Avec l’entrée en vigueur de la règlementation alcaloïdes sur les maïs destinés à l’alimentation humaine, des contaminations du maïs hors présence de graines de datura sont régulièrement rapportées. D’après une enquête menée par ARVALIS entre 2017 et 2019 portant sur des échantillons en sortie de parcelles sans graines de datura, 23 % contenaient des alcaloïdes tropaniques, 1 % à des teneurs supérieures au seuil règlementaire (15 µ g/kg). ARVALIS a mené un essai pour quantifier ces teneurs résiduelles en alcaloïdes et identifier le rôle des impuretés dans ces contaminations. L’objectif était également d’évaluer l’efficacité du nettoyage sur ces contaminations résiduelles, hors présence de graines. Après extraction des graines de datura, des échantillons contaminés (sans graines de datura mais contenant des impuretés) sont nettoyés à l’aide d’un nettoyeur-séparateur. Les teneurs initiales en alcaloïdes sont en moyenne de 10,13 μg/kg. Sur 88 échantillons, 54 dépassent les limites de quantification (2 μg/kg) et 16 dépassent le seuil règlementaire de 15 μg/kg. Avec l’opération de nettoyage, la teneur moyenne était de 6,01 μg/kg ; soit un culturesdelta moyen de 4,11 μg/kg représentant l’efficacité du nettoyage. L’efficacité du nettoyage sur la teneur en alcaloïdes est d’autant plus forte que la teneur initiale est élevée. Une corrélation bien que faible existe aussi avec les teneurs en impuretés présentes dans le lot avant nettoyage ; les impuretés pouvant contenir des fragments de graines de datura. Sur les 88 échantillons après nettoyage, 47 des échantillons atteignaient les limites de quantification et 5 dépassaient le seuil règlementaire de 15 μg/kg (près de 6 %). Sur les 16 échantillons avec des teneurs en alcaloïdes supérieures à 15 µ μg/kg avant nettoyage, 11 échantillons nettoyés sont ramenés en dessous des seuils règlementaires, soit environ 69 %.
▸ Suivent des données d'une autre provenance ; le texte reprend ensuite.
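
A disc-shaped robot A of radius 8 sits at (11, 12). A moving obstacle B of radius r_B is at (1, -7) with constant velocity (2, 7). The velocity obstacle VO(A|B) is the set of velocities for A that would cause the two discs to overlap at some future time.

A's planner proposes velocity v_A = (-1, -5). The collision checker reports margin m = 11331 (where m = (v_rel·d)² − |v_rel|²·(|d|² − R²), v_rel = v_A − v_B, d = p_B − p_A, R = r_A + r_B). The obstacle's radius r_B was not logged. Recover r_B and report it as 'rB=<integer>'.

m = 11331
d = (-10, -19);  v_rel = (-3, -12),  |v_rel|² = 153
v_rel×d = (-3)·(-19) − (-12)·(-10) = -63
since m = R²·153 − (-63)²:  R² = (3969 + 11331) / 153 = 100
R = √100 = 10  ⇒  r_B = 10 − 8 = 2

rB=2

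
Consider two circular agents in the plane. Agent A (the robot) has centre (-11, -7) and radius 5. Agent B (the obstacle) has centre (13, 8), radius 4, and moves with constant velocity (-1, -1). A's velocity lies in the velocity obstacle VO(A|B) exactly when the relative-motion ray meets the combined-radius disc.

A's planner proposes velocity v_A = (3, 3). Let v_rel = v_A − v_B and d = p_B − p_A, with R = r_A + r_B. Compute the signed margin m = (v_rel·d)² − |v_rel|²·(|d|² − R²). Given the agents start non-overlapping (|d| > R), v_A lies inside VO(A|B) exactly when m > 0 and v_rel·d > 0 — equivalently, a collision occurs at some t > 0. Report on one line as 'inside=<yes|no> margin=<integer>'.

d = (24, 15),  |d|² = 801;  R = 5+4 = 9,  c = 801−9² = 720
v_rel = (4, 4),  |v_rel|² = 32;  v_rel·d = (4)·(24) + (4)·(15) = 156
32·t² − 312·t + 720 = 0  ⇒  m = 156² − 32·720 = 1296
m = 1296 > 0,  v_rel·d = 156 > 0  ⇒  inside

inside=yes margin=1296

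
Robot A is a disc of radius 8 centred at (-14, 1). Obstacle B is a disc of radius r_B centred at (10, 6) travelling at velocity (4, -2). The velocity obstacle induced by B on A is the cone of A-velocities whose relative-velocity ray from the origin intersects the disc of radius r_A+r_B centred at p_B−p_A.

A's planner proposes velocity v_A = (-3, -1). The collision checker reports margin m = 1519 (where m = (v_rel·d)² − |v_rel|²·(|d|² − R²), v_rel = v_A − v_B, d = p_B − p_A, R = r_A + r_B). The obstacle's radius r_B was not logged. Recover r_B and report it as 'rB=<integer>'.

m = 1519
d = (24, 5);  v_rel = (-7, 1),  |v_rel|² = 50
v_rel×d = (-7)·(5) − (1)·(24) = -59
since m = R²·50 − (-59)²:  R² = (3481 + 1519) / 50 = 100
R = √100 = 10  ⇒  r_B = 10 − 8 = 2

rB=2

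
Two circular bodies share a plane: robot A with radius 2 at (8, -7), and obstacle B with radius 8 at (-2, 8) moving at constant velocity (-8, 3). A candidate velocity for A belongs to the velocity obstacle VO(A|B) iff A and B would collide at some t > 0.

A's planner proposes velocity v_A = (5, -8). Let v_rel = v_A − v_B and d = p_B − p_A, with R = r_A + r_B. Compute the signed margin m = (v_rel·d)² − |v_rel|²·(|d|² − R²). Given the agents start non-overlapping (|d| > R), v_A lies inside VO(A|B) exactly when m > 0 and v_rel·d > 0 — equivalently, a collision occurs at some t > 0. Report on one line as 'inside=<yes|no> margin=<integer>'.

d = (-10, 15),  |d|² = 325;  R = 2+8 = 10,  c = 325−10² = 225
v_rel = (13, -11),  |v_rel|² = 290;  v_rel·d = (13)·(-10) + (-11)·(15) = -295
290·t² + 590·t + 225 = 0  ⇒  m = (-295)² − 290·225 = 21775
m = 21775 > 0,  v_rel·d = -295 < 0  ⇒  outside

inside=no margin=21775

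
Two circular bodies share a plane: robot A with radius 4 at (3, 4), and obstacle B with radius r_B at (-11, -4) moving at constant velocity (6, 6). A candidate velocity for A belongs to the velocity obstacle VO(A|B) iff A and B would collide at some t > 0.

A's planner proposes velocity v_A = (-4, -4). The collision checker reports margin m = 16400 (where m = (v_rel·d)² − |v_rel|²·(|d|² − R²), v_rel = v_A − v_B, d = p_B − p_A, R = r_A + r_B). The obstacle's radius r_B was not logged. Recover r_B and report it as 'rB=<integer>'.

m = 16400
d = (-14, -8);  v_rel = (-10, -10),  |v_rel|² = 200
v_rel×d = (-10)·(-8) − (-10)·(-14) = -60
since m = R²·200 − (-60)²:  R² = (3600 + 16400) / 200 = 100
R = √100 = 10  ⇒  r_B = 10 − 4 = 6

rB=6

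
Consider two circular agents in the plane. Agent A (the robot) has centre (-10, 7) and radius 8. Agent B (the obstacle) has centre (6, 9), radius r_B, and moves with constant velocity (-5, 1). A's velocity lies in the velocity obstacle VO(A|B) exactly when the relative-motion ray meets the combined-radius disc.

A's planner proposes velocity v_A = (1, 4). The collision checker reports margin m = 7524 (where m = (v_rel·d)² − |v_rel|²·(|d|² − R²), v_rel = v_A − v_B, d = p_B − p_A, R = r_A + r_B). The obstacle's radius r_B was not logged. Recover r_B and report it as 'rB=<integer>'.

m = 7524
d = (16, 2);  v_rel = (6, 3),  |v_rel|² = 45
v_rel×d = (6)·(2) − (3)·(16) = -36
since m = R²·45 − (-36)²:  R² = (1296 + 7524) / 45 = 196
R = √196 = 14  ⇒  r_B = 14 − 8 = 6

rB=6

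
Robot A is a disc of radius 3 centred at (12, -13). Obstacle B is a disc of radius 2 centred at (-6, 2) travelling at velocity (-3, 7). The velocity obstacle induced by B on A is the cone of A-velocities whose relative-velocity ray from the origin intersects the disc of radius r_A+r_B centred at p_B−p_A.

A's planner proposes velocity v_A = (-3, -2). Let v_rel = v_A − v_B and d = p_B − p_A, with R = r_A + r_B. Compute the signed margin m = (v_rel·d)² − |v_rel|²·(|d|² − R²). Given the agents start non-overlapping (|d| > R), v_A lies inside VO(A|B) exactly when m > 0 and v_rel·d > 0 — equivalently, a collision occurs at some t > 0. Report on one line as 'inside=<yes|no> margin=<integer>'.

d = (-18, 15),  |d|² = 549;  R = 3+2 = 5,  c = 549−5² = 524
v_rel = (0, -9),  |v_rel|² = 81;  v_rel·d = (0)·(-18) + (-9)·(15) = -135
81·t² + 270·t + 524 = 0  ⇒  m = (-135)² − 81·524 = -24219
m = -24219 < 0,  v_rel·d = -135 < 0  ⇒  outside

inside=no margin=-24219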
Le nettoyage a remis aux normes 69% des échantillons non conformes

Le nettoyage effectué, combinant criblage et aspiration, a permis de diminuer significativement la teneur en alcaloïdes des échantillons. Cependant, près de 6 % des échantillons nettoyés dépassaient encore la limite réglementaire, l’échantillon le plus contaminé atteignant 99,6 μg/kg après extraction des graines de datura et nettoyage de l’échantillon. Begemann et al. (2021) a démontré qu’une manipulation imitant les mouvements des grains lors de transports et manutentions successives d’un lot de millet contenant des graines de datura contribuait à augmenter sa contamination en alcaloïdes une fois les graines de datura enlevées, en raison d’une abrasion des graines de datura pendant la manipulation des grains. Dans ce même travail, l’attrition des graines de datura provoquée par le nettoyage par criblage des échantillons s’est traduite par une perte de masse des graines de datura de 6,6 à 6,8 % corroborant cette possibilité d’une contamination par des poussières de graines de datura contenant des alcaloïdes et susceptibles d’adhérer au maïs même après nettoyage. Toutes les parties de D. stramonium contenant des alcaloïdes, on ne peut non plus exclure une contamination invisible par de la sève lors de la récolte.

CE QU’IL FAUT RETENIR
• Le nettoyage est efficace pour éliminer les graines de datura (99,97% des graines supprimées). Mais il ne permet pas systématiquement d’éliminer toutes traces d’alcaloïdes
• Dans le cas d’alcaloïdes résiduels (hors graines de datura), le nettoyage présente une efficacité significative avec une réduction moyenne de 4,11µg/kg (pour une teneur moyenne sans nettoyage de 10,13 µg/kg) et la remise aux normes près de 70% des échantillons non conformes.
• L’efficacité du nettoyage est d’autant plus élevée que la teneur en alcaloïdes résiduels sans nettoyage ET la teneur en impuretés sont élevées.
• La manipulation des lots de maïs contenant des graines de datura pourrait contribuer à enrichir le lot en alcaloïdes résiduels en raison d’une abrasion des graines de datura. Le rôle de la sève dans cette contamination reste encore à quantifier.